Le président américain Donald Trump a révélé avoir eu un échange téléphonique avec le Premier ministre australien Anthony Albanese au sujet de la situation délicate de l’équipe nationale féminine de football d’Iran, actuellement confrontée à de fortes pressions liées au contexte politique dans le pays.

Dans un message publié sur sa plateforme Truth Social, Donald Trump a indiqué que plusieurs joueuses iraniennes avaient déjà été mises en sécurité grâce à l’intervention des autorités australiennes. « Cinq ont déjà été prises en charge et les autres sont en route », a-t-il écrit, laissant entendre qu’une opération discrète d’accueil ou de protection serait en cours.

Selon le président américain, certaines joueuses envisagent toutefois de retourner en Iran, par crainte pour la sécurité de leurs proches.
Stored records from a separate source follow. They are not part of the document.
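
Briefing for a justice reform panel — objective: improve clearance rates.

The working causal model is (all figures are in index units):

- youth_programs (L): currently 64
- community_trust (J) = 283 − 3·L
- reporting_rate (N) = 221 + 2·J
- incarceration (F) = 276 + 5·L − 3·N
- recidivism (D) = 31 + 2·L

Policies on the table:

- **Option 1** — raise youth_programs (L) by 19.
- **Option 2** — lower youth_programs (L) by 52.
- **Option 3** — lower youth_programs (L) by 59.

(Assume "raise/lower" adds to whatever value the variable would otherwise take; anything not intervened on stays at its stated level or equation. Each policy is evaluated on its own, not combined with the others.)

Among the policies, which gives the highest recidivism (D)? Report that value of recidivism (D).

197

Option 1 (L + 19):
  L = 64 + 19 = 83
  D = 31 + 2·83 = 197
Option 2 (L − 52):
  L = 64 − 52 = 12
  D = 31 + 2·12 = 55
Option 3 (L − 59):
  L = 64 − 59 = 5
  D = 31 + 2·5 = 41
Comparing — Option 1: D=197, Option 2: D=55, Option 3: D=41. Highest is 197 (Option 1).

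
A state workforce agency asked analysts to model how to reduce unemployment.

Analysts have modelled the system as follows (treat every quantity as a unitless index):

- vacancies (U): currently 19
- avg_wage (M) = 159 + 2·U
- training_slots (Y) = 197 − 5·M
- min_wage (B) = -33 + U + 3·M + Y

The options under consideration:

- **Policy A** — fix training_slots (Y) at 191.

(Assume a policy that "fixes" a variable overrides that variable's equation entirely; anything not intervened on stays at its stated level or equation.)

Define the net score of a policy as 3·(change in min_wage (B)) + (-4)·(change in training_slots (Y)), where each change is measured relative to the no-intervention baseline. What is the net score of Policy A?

Baseline:
  U = 19
  M = 159 + 2·19 = 197
  Y = 197 − 5·197 = -788
  B = -33 + 19 + 3·197 + (-788) = -211
Policy A (Y := 191):
  U = 19
  M = 159 + 2·19 = 197
  Y = 191
  B = -33 + 19 + 3·197 + 191 = 768
ΔB = 768 − (-211) = 979; ΔY = 191 − (-788) = 979
Score = 3·979 + (-4)·979 = -979

-979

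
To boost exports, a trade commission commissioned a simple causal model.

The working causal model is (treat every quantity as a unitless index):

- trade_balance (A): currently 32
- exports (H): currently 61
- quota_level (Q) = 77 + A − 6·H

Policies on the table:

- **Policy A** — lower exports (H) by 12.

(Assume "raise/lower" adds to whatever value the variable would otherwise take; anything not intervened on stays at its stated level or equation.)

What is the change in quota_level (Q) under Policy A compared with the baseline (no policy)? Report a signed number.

72

Baseline:
  A = 32
  H = 61
  Q = 77 + 32 − 6·61 = -257
Policy A (H − 12):
  A = 32
  H = 61 − 12 = 49
  Q = 77 + 32 − 6·49 = -185
Change in Q: -185 − (-257) = 72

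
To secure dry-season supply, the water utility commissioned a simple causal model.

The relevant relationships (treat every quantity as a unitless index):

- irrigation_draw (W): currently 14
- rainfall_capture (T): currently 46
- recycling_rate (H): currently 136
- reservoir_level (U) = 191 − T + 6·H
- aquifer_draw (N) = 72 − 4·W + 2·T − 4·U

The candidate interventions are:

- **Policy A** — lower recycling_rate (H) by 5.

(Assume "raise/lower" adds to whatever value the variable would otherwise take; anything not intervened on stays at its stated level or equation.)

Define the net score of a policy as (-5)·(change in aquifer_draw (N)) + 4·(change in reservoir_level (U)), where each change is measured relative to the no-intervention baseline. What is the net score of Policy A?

-720

Baseline:
  W = 14
  T = 46
  H = 136
  U = 191 − 46 + 6·136 = 961
  N = 72 − 4·14 + 2·46 − 4·961 = -3736
Policy A (H − 5):
  W = 14
  T = 46
  H = 136 − 5 = 131
  U = 191 − 46 + 6·131 = 931
  N = 72 − 4·14 + 2·46 − 4·931 = -3616
ΔN = -3616 − (-3736) = 120; ΔU = 931 − 961 = -30
Score = (-5)·120 + 4·(-30) = -720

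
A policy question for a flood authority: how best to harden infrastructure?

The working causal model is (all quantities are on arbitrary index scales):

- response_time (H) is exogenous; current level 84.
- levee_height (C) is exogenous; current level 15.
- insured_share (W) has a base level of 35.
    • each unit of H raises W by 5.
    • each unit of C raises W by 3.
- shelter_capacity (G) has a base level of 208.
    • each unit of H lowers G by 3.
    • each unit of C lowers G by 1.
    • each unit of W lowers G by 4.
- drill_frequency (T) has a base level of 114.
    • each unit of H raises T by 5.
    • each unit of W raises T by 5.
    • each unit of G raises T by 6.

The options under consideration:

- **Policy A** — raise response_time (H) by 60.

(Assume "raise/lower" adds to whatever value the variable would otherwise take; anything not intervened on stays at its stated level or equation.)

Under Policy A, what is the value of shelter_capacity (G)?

Policy A (H + 60):
  H = 84 + 60 = 144
  C = 15
  W = 35 + 5·144 + 3·15 = 800
  G = 208 − 3·144 − 15 − 4·800 = -3439

-3439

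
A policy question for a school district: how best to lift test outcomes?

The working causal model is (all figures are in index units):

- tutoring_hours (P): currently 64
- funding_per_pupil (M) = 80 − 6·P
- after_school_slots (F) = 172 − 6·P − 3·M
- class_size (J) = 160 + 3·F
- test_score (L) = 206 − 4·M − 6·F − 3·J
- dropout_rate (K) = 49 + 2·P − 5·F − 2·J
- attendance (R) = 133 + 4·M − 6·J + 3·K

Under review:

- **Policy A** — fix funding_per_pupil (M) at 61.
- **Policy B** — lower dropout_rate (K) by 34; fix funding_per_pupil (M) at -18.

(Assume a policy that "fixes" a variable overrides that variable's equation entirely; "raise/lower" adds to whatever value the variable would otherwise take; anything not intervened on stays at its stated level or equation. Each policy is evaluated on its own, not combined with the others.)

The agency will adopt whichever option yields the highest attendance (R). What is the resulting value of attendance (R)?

Policy A (M := 61):
  P = 64
  M = 61
  F = 172 − 6·64 − 3·61 = -395
  J = 160 + 3·(-395) = -1025
  K = 49 + 2·64 − 5·(-395) − 2·(-1025) = 4202
  R = 133 + 4·61 − 6·(-1025) + 3·4202 = 19133
Policy B (K − 34, M := -18):
  P = 64
  M = -18
  F = 172 − 6·64 − 3·(-18) = -158
  J = 160 + 3·(-158) = -314
  K = 49 + 2·64 − 5·(-158) − 2·(-314) (−34 from intervention) = 1561
  R = 133 + 4·(-18) − 6·(-314) + 3·1561 = 6628
Comparing — Policy A: R=19133, Policy B: R=6628. Highest is 19133 (Policy A).

19133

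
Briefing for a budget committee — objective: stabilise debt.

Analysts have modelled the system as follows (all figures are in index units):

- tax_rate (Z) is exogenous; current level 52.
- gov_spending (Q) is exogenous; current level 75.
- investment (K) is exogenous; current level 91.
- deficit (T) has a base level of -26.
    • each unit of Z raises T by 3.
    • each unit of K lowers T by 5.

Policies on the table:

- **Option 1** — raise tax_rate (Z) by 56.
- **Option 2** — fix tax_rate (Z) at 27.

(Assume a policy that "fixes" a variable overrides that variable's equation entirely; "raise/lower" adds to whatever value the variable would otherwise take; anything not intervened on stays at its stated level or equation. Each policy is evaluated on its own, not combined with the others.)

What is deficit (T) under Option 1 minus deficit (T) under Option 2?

Option 1 (Z + 56):
  Z = 52 + 56 = 108
  K = 91
  T = -26 + 3·108 − 5·91 = -157
Option 2 (Z := 27):
  Z = 27
  K = 91
  T = -26 + 3·27 − 5·91 = -400
T: -157 − (-400) = 243

243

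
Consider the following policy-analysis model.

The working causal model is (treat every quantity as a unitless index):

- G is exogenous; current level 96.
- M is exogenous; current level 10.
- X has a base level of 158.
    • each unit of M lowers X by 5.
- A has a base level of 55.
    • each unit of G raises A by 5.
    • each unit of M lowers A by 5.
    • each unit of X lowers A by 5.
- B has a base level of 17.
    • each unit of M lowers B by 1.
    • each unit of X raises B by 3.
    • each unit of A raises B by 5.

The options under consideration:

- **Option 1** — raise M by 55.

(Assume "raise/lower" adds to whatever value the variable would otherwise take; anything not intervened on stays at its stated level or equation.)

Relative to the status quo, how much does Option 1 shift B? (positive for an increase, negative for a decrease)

4620

Baseline:
  G = 96
  M = 10
  X = 158 − 5·10 = 108
  A = 55 + 5·96 − 5·10 − 5·108 = -55
  B = 17 − 10 + 3·108 + 5·(-55) = 56
Option 1 (M + 55):
  G = 96
  M = 10 + 55 = 65
  X = 158 − 5·65 = -167
  A = 55 + 5·96 − 5·65 − 5·(-167) = 1045
  B = 17 − 65 + 3·(-167) + 5·1045 = 4676
Change in B: 4676 − 56 = 4620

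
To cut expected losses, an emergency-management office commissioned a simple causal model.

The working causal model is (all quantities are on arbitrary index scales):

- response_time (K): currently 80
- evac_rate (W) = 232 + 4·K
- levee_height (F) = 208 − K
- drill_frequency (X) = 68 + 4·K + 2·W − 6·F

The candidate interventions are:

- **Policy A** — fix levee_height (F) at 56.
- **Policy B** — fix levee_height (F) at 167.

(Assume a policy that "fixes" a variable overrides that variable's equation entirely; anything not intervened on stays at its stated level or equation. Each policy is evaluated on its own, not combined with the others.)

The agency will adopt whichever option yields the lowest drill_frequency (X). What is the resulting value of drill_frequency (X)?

490

Policy A (F := 56):
  K = 80
  W = 232 + 4·80 = 552
  F = 56
  X = 68 + 4·80 + 2·552 − 6·56 = 1156
Policy B (F := 167):
  K = 80
  W = 232 + 4·80 = 552
  F = 167
  X = 68 + 4·80 + 2·552 − 6·167 = 490
Comparing — Policy A: X=1156, Policy B: X=490. Lowest is 490 (Policy B).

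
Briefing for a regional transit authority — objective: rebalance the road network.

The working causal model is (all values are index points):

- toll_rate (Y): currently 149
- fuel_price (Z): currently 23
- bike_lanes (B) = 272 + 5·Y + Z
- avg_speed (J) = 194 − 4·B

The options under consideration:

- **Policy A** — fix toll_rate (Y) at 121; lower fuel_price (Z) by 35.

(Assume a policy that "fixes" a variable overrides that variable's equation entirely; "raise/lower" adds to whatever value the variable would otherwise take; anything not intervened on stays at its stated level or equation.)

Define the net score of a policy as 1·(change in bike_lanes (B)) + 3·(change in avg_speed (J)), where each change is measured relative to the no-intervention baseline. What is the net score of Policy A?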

Il évoque notamment des menaces visant les membres de leurs familles, une situation qui illustrerait la pression exercée sur ces sportives dans le contexte politique extrêmement tendu que traverse actuellement la République islamique.

Donald Trump a salué l’implication personnelle du Premier ministre australien dans ce dossier sensible, qualifiant sa gestion de la situation de « très bon travail » face à un cas « particulièrement délicat ». Il a également conclu son message par un hommage appuyé à l’Australie : « God bless Australia ».

Sport, politique et sécurité

Cette affaire illustre une fois de plus la dimension politique que peut prendre le sport international, en particulier lorsqu’il concerne des athlètes issus de pays traversés par de fortes tensions internes ou internationales.

Depuis plusieurs années, les sportives iraniennes sont régulièrement au centre de controverses liées aux restrictions imposées dans leur pays, qu’il s’agisse du port obligatoire du voile, de leur liberté d’expression ou de leur participation à des compétitions internationales.

Dans le contexte actuel de crise autour de l’Iran, la situation de l’équipe féminine de football prend une dimension diplomatique et humanitaire, certains gouvernements occidentaux cherchant à offrir protection ou assistance aux athlètes qui pourraient se retrouver en danger en cas de retour dans leur pays.

Pour l’heure, les détails précis de l’opération évoquée par Donald Trump n’ont pas été officiellement confirmés par Canberra. Mais les déclarations du président américain laissent penser que plusieurs joueuses iraniennes pourraient trouver refuge à l’étranger, tandis que d’autres restent confrontées au dilemme de leur sécurité personnelle face aux risques encourus par leurs familles restées en Iran.

Si la situation devait se confirmer, elle constituerait un nouvel épisode révélateur des tensions entre sport, diplomatie et droits humains dans un contexte géopolitique particulièrement explosif.